Presa de la alegría, Feng Yunying invitó a Su Zhijing y a Su Zhiyu a la ciudad fantasma para escoger algunos huevos de bestia mágica.

No esperaba encontrarse a Jun Mohuang aquí.

Los Cielos estaban de su parte.

Sin duda, tenía que humillar a Jun Mohuang.

—No me esperaba que una dama tan hermosa intentara matar a su propio hermano.

¡Qué despiadada!

—Tsk, tsk.

A la Familia Jun no le importó que fueran una inútil y un lisiado.

A pesar de todo, los criaron.

¡Y pensar que criaron a un par de ingratos!

—Qué descaro…
Tras oír las palabras de Feng Yunying, se alzaron voces que acusaban a Jun Mohuang.

Chi Chi estaba a punto de explotar de rabia al oír la conversación, pero una mirada de Jun Mohuang lo detuvo.

—Jun Mohuang, ahora que te han echado, seguro que no tienes dinero.

Si te arrodillas y me ofreces esa bestia mascota y ese colgante de cristal, podría considerar darte unos cientos de monedas de oro para evitar que te conviertas en una pordiosera en la calle.

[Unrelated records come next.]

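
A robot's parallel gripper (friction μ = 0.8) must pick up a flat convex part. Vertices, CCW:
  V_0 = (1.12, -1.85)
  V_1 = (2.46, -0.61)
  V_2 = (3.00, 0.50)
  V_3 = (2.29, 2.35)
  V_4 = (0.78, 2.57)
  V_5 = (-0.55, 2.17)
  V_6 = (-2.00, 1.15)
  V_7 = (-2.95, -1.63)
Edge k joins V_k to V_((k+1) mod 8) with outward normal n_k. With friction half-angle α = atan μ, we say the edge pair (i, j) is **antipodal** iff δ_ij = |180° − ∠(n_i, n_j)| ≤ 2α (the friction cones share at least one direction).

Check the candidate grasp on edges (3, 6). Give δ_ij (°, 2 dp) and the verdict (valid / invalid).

α = atan 0.8 = 38.66°;  2α = 77.32°
edge 3: e_3 = (-1.51, +0.22);  n_3 = (+0.1442, +0.9896)
edge 6: e_6 = (-0.95, -2.78);  n_6 = (-0.9463, +0.3234)
∠(n_3, n_6) = 79.42°
δ = |180° − 79.42°| = 100.58°
100.58° > 2α = 77.32°  →  invalid

δ = 100.58°, invalid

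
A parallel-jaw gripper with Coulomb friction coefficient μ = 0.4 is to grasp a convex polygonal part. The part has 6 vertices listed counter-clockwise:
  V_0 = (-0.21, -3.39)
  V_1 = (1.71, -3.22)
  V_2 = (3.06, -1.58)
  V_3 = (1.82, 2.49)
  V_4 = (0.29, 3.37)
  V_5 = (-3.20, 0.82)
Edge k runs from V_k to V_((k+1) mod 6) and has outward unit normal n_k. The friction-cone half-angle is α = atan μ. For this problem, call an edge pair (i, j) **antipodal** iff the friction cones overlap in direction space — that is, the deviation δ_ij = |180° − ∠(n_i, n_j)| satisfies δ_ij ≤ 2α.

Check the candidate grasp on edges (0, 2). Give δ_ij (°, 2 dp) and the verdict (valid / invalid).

δ = 78.12°, invalid

α = atan 0.4 = 21.80°;  2α = 43.60°
edge 0: e_0 = (+1.92, +0.17);  n_0 = (+0.0882, -0.9961)
edge 2: e_2 = (-1.24, +4.07);  n_2 = (+0.9566, +0.2914)
∠(n_0, n_2) = 101.88°
δ = |180° − 101.88°| = 78.12°
78.12° > 2α = 43.60°  →  invalid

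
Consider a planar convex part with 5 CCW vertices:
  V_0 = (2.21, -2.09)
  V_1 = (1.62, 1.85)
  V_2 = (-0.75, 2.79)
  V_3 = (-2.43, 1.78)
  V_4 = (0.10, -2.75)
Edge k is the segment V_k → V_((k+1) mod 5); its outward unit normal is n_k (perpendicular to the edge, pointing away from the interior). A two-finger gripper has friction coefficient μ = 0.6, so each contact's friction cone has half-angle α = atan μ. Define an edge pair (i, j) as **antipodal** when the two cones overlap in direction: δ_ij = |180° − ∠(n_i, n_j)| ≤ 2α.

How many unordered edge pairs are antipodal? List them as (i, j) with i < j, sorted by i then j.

count = 4; pairs: (0,3), (1,3), (1,4), (2,4)

α = atan 0.6 = 30.96°;  2α = 61.93°
n_0 = (+0.9890, +0.1481)
n_1 = (+0.3687, +0.9296)
n_2 = (-0.5152, +0.8570)
n_3 = (-0.8731, -0.4876)
n_4 = (+0.2985, -0.9544)
  (0,1): δ = 120.15°  ·
  (0,2): δ = 67.50°  ·
  (0,3): δ = 20.67°  ✓
  (0,4): δ = 98.85°  ·
  (1,2): δ = 127.35°  ·
  (1,3): δ = 39.18°  ✓
  (1,4): δ = 39.00°  ✓
  (2,3): δ = 91.83°  ·
  (2,4): δ = 13.64°  ✓
  (3,4): δ = 101.81°  ·
antipodal pairs: 4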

Al escuchar las acusaciones de todo el mundo contra Jun Mohuang, Feng Yunying se sintió aún más ufana.

Jun Mohuang había sido tan arrogante antes y la había llamado pordiosera.

Hoy, ella misma se había visto reducida a una pordiosera.

¡Era su merecido!

Su Zhijing intervino: —Sí, sí.

La Quinta Princesa podría incluso recompensarte con comida y convertirte en su recadera.

—Ya basta.

La voz de Su Zhiyu sonaba a reproche, pero era suave y débil.

—Señorita Jun, la Quinta Princesa y mi hermana siempre han sido muy directas.

No te tomes sus palabras a mal.

En realidad, la propuesta de mi hermana es bastante buena.

Ahora no tienes hogar, ni dinero y eres débil.

Ahí fuera, también abusarán de ti.

¿Por qué no te quedas al lado de la Quinta Princesa como sirvienta?

Al ver que las otras dos se habían callado obedientemente tras oírla, Su Zhiyu la consoló con una expresión afable.

—¿Ya habéis terminado?

Jun Mohuang le lanzó una mirada gélida y soltó una risa despectiva.

Esa mujer no paraba de decir que lo hacía por su propio bien, pero en realidad intentaba mancillar su reputación.

Feng Yunying y Su Zhijing eran directas y decían lo que pensaban.

Eso significaba que lo que decían, lo sentían de verdad.